It has been a busy week for climate action in Ireland with the submission of a proposed carbon budget programme to the Minister for Environment, Climate and Communications, and the launch of the second Renewable Electricity Support Scheme.

The carbon budget programme, along with sectoral emissions ceilings, is a new mechanism provided under the Climate Action and Low Carbon Development Acts 2015 to 2021. We consider the proposal and its interaction with commitments under EU law in our briefing here. In recent days the Environmental Protection Agency has also published its latest figures on GHG emissions indicating some reduction in 2020, but cautioning that this was mostly due to a short term decrease in transport because of COVID-19.

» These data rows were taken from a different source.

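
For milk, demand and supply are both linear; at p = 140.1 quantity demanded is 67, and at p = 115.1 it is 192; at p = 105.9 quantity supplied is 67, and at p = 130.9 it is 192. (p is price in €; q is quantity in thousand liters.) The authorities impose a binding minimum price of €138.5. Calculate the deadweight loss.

€1201.25 thousand

Demand slope = (115.1 − 140.1)/(192 − 67) = −0.2, so p = 153.5 − 0.2q.
Supply slope = (130.9 − 105.9)/(192 − 67) = 0.2, so p = 92.5 + 0.2q.
Competitive equilibrium: 153.5 − 0.2q = 92.5 + 0.2q → q* = 152.5, p* = 123.
At the floor p = 138.5, quantity demanded = (153.5 − 138.5)/0.2 = 75.
Sellers' marginal cost at q' = 75: 92.5 + 0.2·75 = 107.5.
Δq = 152.5 − 75 = 77.5; wedge = 138.5 − 107.5 = 31.
Deadweight loss = ½ × 77.5 × 31 = €1201.25 thousand.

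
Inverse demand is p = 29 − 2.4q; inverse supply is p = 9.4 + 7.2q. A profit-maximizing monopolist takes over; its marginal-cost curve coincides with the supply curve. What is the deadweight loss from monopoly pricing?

0.80

Competitive equilibrium: 29 − 2.4q = 9.4 + 7.2q → q* = 2.0417, p* = 24.1.
Marginal revenue: MR = 29 − 4.8q. Set MR = MC: 29 − 4.8q = 9.4 + 7.2q → q_m = 1.6333.
Price p_m = 29 − 2.4·1.6333 = 25.0801; MC(q_m) = 9.4 + 7.2·1.6333 = 21.1598.
Competitive q* = 2.0417, so Δq = 0.4084; wedge = 25.0801 − 21.1598 = 3.9203.
Deadweight loss = ½ × 0.4084 × 3.9203 = 0.80.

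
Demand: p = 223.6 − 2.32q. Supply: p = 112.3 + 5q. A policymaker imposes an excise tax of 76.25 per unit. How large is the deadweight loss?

Competitive equilibrium: 223.6 − 2.32q = 112.3 + 5q → q* = 15.20492, p* = 188.32459.
With the tax, the buyer price exceeds the seller price by 76.25: (223.6 − 2.32q) − (112.3 + 5q) = 76.25 → q' = 4.78825.
Δq = 15.20492 − 4.78825 = 10.41667; the wedge equals the tax, 76.25.
Welfare loss = ½ × 10.41667 × 76.25 = 397.14.

397.14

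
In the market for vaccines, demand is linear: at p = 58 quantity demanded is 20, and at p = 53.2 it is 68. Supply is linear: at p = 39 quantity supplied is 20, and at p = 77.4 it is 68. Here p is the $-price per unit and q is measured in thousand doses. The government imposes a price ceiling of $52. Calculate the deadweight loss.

Demand slope = (53.2 − 58)/(68 − 20) = −0.1, so p = 60 − 0.1q.
Supply slope = (77.4 − 39)/(68 − 20) = 0.8, so p = 23 + 0.8q.
Competitive equilibrium: 60 − 0.1q = 23 + 0.8q → q* = 41.1111, p* = 55.8889.
At the ceiling p = 52, quantity supplied = (52 − 23)/0.8 = 36.25.
Willingness to pay at q' = 36.25: 60 − 0.1·36.25 = 56.375.
Δq = 41.1111 − 36.25 = 4.8611; wedge = 56.375 − 52 = 4.375.
The triangle = ½ × 4.8611 × 4.375 = $10.63 thousand.

$10.63 thousand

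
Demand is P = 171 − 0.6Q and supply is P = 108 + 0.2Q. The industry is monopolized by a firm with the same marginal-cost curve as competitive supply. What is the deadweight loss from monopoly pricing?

Competitive equilibrium: 171 − 0.6Q = 108 + 0.2Q → Q* = 78.75, P* = 123.75.
Marginal revenue: MR = 171 − 1.2Q. Set MR = MC: 171 − 1.2Q = 108 + 0.2Q → Q_m = 45.
Price P_m = 171 − 0.6·45 = 144; MC(Q_m) = 108 + 0.2·45 = 117.
Competitive Q* = 78.75, so ΔQ = 33.75; wedge = 144 − 117 = 27.
The triangle = ½ × 33.75 × 27 = 455.625.

455.625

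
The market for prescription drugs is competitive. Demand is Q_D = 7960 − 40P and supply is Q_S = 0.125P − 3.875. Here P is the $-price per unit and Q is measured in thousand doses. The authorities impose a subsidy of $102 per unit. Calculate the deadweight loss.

In inverse form: demand P = 199 − 0.025Q, supply P = 31 + 8Q.
Competitive equilibrium: 199 − 0.025Q = 31 + 8Q → Q* = 20.93458, P* = 198.47664.
The subsidy lowers effective supply by 102: P = 8Q − 71.
New quantity: 199 − 0.025Q = 8Q − 71 → Q' = 33.64486.
Overproduction ΔQ = 33.64486 − 20.93458 = 12.71028; wedge = subsidy = 102.
Welfare loss = ½ × 12.71028 × 102 = $648.22 thousand.

$648.22 thousand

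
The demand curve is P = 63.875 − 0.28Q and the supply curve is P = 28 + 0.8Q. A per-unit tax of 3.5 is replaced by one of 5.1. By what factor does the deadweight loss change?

Competitive equilibrium: 63.875 − 0.28Q = 28 + 0.8Q → Q* = 33.2176, P* = 54.5741.
For a per-unit tax t: ΔQ = t/1.08, so DWL = ½·t·(t/1.08) = t²/2.16.
At t = 3.5: DWL = 5.671. At t = 5.1: DWL = 12.042.
Ratio = (5.1/3.5)² = 2.123.

2.123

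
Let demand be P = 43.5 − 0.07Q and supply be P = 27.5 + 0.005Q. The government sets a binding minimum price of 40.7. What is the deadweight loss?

Competitive equilibrium: 43.5 − 0.07Q = 27.5 + 0.005Q → Q* = 213.3333, P* = 28.5667.
At the floor P = 40.7, quantity demanded = (43.5 − 40.7)/0.07 = 40.
Sellers' marginal cost at Q' = 40: 27.5 + 0.005·40 = 27.7.
ΔQ = 213.3333 − 40 = 173.3333; wedge = 40.7 − 27.7 = 13.
The triangle = ½ × 173.3333 × 13 = 1126.67.

1126.67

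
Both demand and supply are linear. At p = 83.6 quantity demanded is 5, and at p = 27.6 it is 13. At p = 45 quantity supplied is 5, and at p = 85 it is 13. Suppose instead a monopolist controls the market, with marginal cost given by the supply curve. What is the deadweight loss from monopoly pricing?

Demand slope = (27.6 − 83.6)/(13 − 5) = −7, so p = 118.6 − 7q.
Supply slope = (85 − 45)/(13 − 5) = 5, so p = 20 + 5q.
Competitive equilibrium: 118.6 − 7q = 20 + 5q → q* = 8.2167, p* = 61.0833.
Marginal revenue: MR = 118.6 − 14q. Set MR = MC: 118.6 − 14q = 20 + 5q → q_m = 5.1895.
Price p_m = 118.6 − 7·5.1895 = 82.2735; MC(q_m) = 20 + 5·5.1895 = 45.9475.
Competitive q* = 8.2167, so Δq = 3.0272; wedge = 82.2735 − 45.9475 = 36.326.
DWL = ½ × 3.0272 × 36.326 = 54.98.

54.98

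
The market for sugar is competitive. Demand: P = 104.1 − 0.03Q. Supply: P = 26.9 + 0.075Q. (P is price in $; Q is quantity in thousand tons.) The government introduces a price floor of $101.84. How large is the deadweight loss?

$22862.40 thousand

Competitive equilibrium: 104.1 − 0.03Q = 26.9 + 0.075Q → Q* = 735.2381, P* = 82.0429.
At the floor P = 101.84, quantity demanded = (104.1 − 101.84)/0.03 = 75.3333.
Sellers' marginal cost at Q' = 75.3333: 26.9 + 0.075·75.3333 = 32.55.
ΔQ = 735.2381 − 75.3333 = 659.9048; wedge = 101.84 − 32.55 = 69.29.
Deadweight loss = ½ × 659.9048 × 69.29 = $22862.40 thousand.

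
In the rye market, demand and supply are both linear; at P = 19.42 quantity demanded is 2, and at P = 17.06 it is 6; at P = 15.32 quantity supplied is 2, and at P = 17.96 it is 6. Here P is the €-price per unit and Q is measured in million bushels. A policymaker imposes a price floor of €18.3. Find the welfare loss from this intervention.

€1.19 million

Demand slope = (17.06 − 19.42)/(6 − 2) = −0.59, so P = 20.6 − 0.59Q.
Supply slope = (17.96 − 15.32)/(6 − 2) = 0.66, so P = 14 + 0.66Q.
Competitive equilibrium: 20.6 − 0.59Q = 14 + 0.66Q → Q* = 5.28, P* = 17.4848.
At the floor P = 18.3, quantity demanded = (20.6 − 18.3)/0.59 = 3.8983.
Sellers' marginal cost at Q' = 3.8983: 14 + 0.66·3.8983 = 16.5729.
ΔQ = 5.28 − 3.8983 = 1.3817; wedge = 18.3 − 16.5729 = 1.7271.
DWL = ½ × 1.3817 × 1.7271 = €1.19 million.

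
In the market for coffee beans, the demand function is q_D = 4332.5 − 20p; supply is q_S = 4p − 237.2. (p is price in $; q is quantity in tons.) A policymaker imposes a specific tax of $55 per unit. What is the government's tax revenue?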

RESS 2 kicks off today with final auction results scheduled to occur on 14 June 2022. As compared to the draft RESS 2 terms and conditions, published in June 2021, the final terms and conditions push dates out by three months and reduce the required quantum for bid bonds and performance security. The final terms and conditions also reference the increase in Ireland's ambition - mentioned recently in the National Development Plan - of meeting 80% (up from 70%) of electricity demand by renewable power by 2030.

Timely roll out of RESS auctions is very positive for Ireland's renewable power sector, providing a clear line of sight of route to market. As the second onshore auction (and soon, the first offshore auction, which we looked at here) progresses, stakeholders will be keen to see further clarification on other aspects of the regulatory framework, such as the implementation of Articles 12 and 13 of the Internal Market in Electricity Regulation.

This article contains a general summary of developments and is not a complete or definitive statement of the law. Specific legal advice should be obtained where appropriate.